Singularity Selector: Topological Chirality via Non-Abelian Loops around Exceptional Points
Kyu-Won Park, KyeongRo Kim, Kabgyun Jeong
TL;DR
The paper establishes a non-Hermitian, topological notion of chirality that arises whenever an EP pair exists. By leveraging the non-commutative orbifold fundamental group and its braid-group representation, it shows that CW and CCW encirclements belong to distinct, non-homotopic classes, endowing loop-induced effects with topological protection. The authors demonstrate the framework in two platforms—a optical microcavity and a NH Dirac lattice—and discuss measurable consequences for spectral vorticity, complex Berry phase, and non-Abelian holonomy, with a gluing-of-planes construction that extends to n-sheeted surfaces hosting 2m EPs.
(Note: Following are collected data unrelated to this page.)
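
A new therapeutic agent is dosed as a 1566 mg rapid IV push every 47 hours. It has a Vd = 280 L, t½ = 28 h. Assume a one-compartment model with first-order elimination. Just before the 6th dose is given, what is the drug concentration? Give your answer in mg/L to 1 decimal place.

f = (1/2)^(τ/t½) = (1/2)^(47/28) ≈ 0.3124.
C₀ = D/Vd = 1566/280 ≈ 5.593 mg/L.
Before the 6th dose, 5 doses have been given. Superposition: Cmin = C₀·(f + f² + … + f^5).
≈ 5.593 × (0.3124 + 0.0976 + 0.0305 + 0.0095 + 0.0030) ≈ 5.593 × 0.4530 ≈ 2.534 mg/L.

2.5 mg/L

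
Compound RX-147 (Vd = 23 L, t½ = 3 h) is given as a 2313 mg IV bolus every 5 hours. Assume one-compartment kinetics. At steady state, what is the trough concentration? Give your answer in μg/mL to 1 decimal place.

k = ln2/t½ = ln2/3 ≈ 0.231049 h⁻¹; fraction remaining f = e^(−kτ) = e^(−0.231049×5) ≈ 0.3150.
At steady state, accumulation factor R = 1/(1 − e^(−kτ)) ≈ 1.4599.
Each bolus raises the concentration by D/Vd = 2313/23 ≈ 100.565 μg/mL.
Steady-state peak Cmax,ss = C₀·R ≈ 100.565 × 1.4599 ≈ 146.815 μg/mL.
Steady-state trough Cmin,ss = Cmax,ss·f ≈ 146.815 × 0.3150 ≈ 46.247 μg/mL.

46.2 μg/mL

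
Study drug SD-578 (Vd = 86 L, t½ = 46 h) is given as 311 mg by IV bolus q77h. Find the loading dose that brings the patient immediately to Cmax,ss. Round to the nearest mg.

453 mg

f = (1/2)^(77/46) ≈ 0.313402; accumulation ratio R = 1/(1−f) ≈ 1.45646.
Loading dose to hit Cmax,ss on first dose: D_load = D_maint·R ≈ 311 × 1.45646 ≈ 452.96 mg.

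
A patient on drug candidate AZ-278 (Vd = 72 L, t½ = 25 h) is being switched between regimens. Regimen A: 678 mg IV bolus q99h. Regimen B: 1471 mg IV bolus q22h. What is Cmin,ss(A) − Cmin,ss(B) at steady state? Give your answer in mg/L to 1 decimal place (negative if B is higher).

Regimen A: f = (1/2)^(99/25) ≈ 0.0643; Cmin,ss = (678/72)·f/(1−f) ≈ 0.647 mg/L.
Regimen B: f = (1/2)^(22/25) ≈ 0.5434; Cmin,ss = (1471/72)·f/(1−f) ≈ 24.314 mg/L.
Difference ≈ 0.647 − 24.314 ≈ -23.667 mg/L.

-23.7 mg/L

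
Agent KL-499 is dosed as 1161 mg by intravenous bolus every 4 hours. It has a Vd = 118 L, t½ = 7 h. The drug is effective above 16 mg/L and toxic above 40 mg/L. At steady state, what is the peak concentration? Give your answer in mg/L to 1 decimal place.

30.1 mg/L

Over one 4-h interval, 4/7 ≈ 0.57143 half-lives elapse, leaving f ≈ 0.6730 of each dose.
At steady state, accumulation factor R = 1/(1 − e^(−kτ)) ≈ 3.0581.
Each bolus raises the concentration by D/Vd = 1161/118 ≈ 9.839 mg/L.
Cmax,ss = C₀/(1 − f) ≈ 9.839/0.3270 ≈ 30.089 mg/L.
Peak 30.1 mg/L vs MTC 40 mg/L: below toxic threshold.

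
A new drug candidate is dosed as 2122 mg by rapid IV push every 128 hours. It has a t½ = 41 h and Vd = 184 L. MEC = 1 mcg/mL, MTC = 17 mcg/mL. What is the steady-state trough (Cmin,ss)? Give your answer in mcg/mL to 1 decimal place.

1.5 mcg/mL

τ/t½ = 128/41 ≈ 3.122, so fraction remaining f = (1/2)^(128/41) ≈ 0.1149.
Single-dose peak C₀ = D/Vd = 2122/184 ≈ 11.533 mcg/mL.
Steady-state trough Cmin,ss = C₀·f/(1−f) ≈ 11.533 × 0.1149/0.8851 ≈ 1.497 mcg/mL.
Trough 1.5 mcg/mL vs MEC 1 mcg/mL: adequate.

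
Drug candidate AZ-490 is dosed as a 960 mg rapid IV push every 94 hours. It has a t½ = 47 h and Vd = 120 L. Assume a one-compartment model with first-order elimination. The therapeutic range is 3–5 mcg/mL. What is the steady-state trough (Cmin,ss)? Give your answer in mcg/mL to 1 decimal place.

The dosing interval is 2 half-lives, so f = 2^(−2) = 0.25.
At steady state, R = 1/(1 − 0.25) = 4/3.
Single-dose peak C₀ = D/Vd = 960/120 = 8 mcg/mL.
Steady-state peak Cmax,ss = C₀·R = 8 × 4/3 ≈ 10.667 mcg/mL.
Steady-state trough Cmin,ss = Cmax,ss·f ≈ 10.667 × 0.25 ≈ 2.667 mcg/mL.
Trough 2.7 mcg/mL vs MEC 3 mcg/mL: subtherapeutic.

2.7 mcg/mL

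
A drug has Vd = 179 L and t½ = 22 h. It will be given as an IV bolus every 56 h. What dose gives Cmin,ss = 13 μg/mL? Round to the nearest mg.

τ/t½ = 56/22 ≈ 2.5455, so f = (1/2)^(56/22) ≈ 0.171294.
Cmin,ss = (D/Vd)·f/(1−f), so D = Cmin,ss·Vd·(1−f)/f.
D = 13 × 179 × (1−f)/f ≈ 13 × 179 × 4.83792 ≈ 11257.84 mg.

11258 mg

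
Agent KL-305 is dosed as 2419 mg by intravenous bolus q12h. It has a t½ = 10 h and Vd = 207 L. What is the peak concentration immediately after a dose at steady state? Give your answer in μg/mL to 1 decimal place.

20.7 μg/mL

τ/t½ = 12/10 ≈ 1.2, so fraction remaining f = (1/2)^(12/10) ≈ 0.4353.
At steady state, accumulation factor R = 1/(1 − e^(−kτ)) ≈ 1.7709.
Single-dose peak C₀ = D/Vd = 2419/207 ≈ 11.686 μg/mL.
Steady-state peak Cmax,ss = C₀·R ≈ 11.686 × 1.7709 ≈ 20.695 μg/mL.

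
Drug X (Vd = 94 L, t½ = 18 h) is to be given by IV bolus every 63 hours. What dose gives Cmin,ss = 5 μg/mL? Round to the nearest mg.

4847 mg

τ/t½ = 63/18 ≈ 3.5, so f = (1/2)^(63/18) ≈ 0.088388.
Cmin,ss = (D/Vd)·f/(1−f), so D = Cmin,ss·Vd·(1−f)/f.
D = 5 × 94 × (1−f)/f ≈ 5 × 94 × 10.31375 ≈ 4847.46 mg.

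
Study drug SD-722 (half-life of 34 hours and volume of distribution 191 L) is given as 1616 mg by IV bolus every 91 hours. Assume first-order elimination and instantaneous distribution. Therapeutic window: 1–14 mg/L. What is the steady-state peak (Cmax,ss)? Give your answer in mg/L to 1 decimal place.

10.0 mg/L

Over one 91-h interval, 91/34 ≈ 2.6765 half-lives elapse, leaving f ≈ 0.1564 of each dose.
Accumulation ratio R = 1/(1 − f) ≈ 1/0.8436 ≈ 1.1854.
Single-dose peak C₀ = D/Vd = 1616/191 ≈ 8.461 mg/L.
Steady-state peak Cmax,ss = C₀·R ≈ 8.461 × 1.1854 ≈ 10.030 mg/L.
Peak 10.0 mg/L vs MTC 14 mg/L: below toxic threshold.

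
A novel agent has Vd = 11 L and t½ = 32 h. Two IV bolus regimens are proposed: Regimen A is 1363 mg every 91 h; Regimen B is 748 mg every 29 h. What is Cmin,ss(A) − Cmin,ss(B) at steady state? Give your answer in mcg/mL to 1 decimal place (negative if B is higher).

Regimen A: f = (1/2)^(91/32) ≈ 0.1393; Cmin,ss = (1363/11)·f/(1−f) ≈ 20.054 mcg/mL.
Regimen B: f = (1/2)^(29/32) ≈ 0.5336; Cmin,ss = (748/11)·f/(1−f) ≈ 77.798 mcg/mL.
Difference ≈ 20.054 − 77.798 ≈ -57.744 mcg/mL.

-57.7 mcg/mL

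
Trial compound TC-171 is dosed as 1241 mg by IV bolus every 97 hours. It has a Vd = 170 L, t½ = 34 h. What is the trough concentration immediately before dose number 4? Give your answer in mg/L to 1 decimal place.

f = (1/2)^(τ/t½) = (1/2)^(97/34) ≈ 0.1384.
C₀ = D/Vd = 1241/170 ≈ 7.300 mg/L.
Before the 4th dose, 3 doses have been given. Superposition: Cmin = C₀·(f + f² + … + f^3).
≈ 7.300 × (0.1384 + 0.0192 + 0.0027) ≈ 7.300 × 0.1603 ≈ 1.170 mg/L.

1.2 mg/L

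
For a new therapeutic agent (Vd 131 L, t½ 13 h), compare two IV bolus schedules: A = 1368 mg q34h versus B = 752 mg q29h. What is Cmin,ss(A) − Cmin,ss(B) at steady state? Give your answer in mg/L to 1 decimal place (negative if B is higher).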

This work unifies EP topology across spin systems, photonic crystals, and hybrid light-matter structures, providing a rigorously grounded foundation for robust NH devices and loop-sensitive observables.
Abstract
Chirality is more than a geometric curiosity; it governs measurable asymmetries across nature, from enantiomer-selective drugs and left-handed fermions in particle physics to handed charge transport in Weyl semimetals. We extend this universal concept to non-Hermitian systems by defining topological chirality, an invariant that emerges whenever an exceptional-points (EP) pair is present. Built from the non-commutative fundamental group and its braid representation, topological chirality acts as a singularity selector: clockwise EP loops occupy a homotopy class that avoids EPs, whereas counter-clockwise mirrors are equivalent only if they cross the EPs themselves. We confirm this binary rule in an optical microcavity and a non-Hermitian topological band. The same two-sheeted topology governs EP pairs in spin systems, photonic crystals and hybrid light-matter structures, where EP encirclements have already been demonstrated, so the framework transfers without alteration and confirms its experimental viability. Our findings lay the cornerstone for interpreting loop-sensitive observables such as spectral vorticity, the complex Berry phase and the non-Abelian holonomy. Finally, a gluing-of-planes construction extends the invariant to an n-sheeted surface hosting 2m EPs, unifying higher-order EP pairs.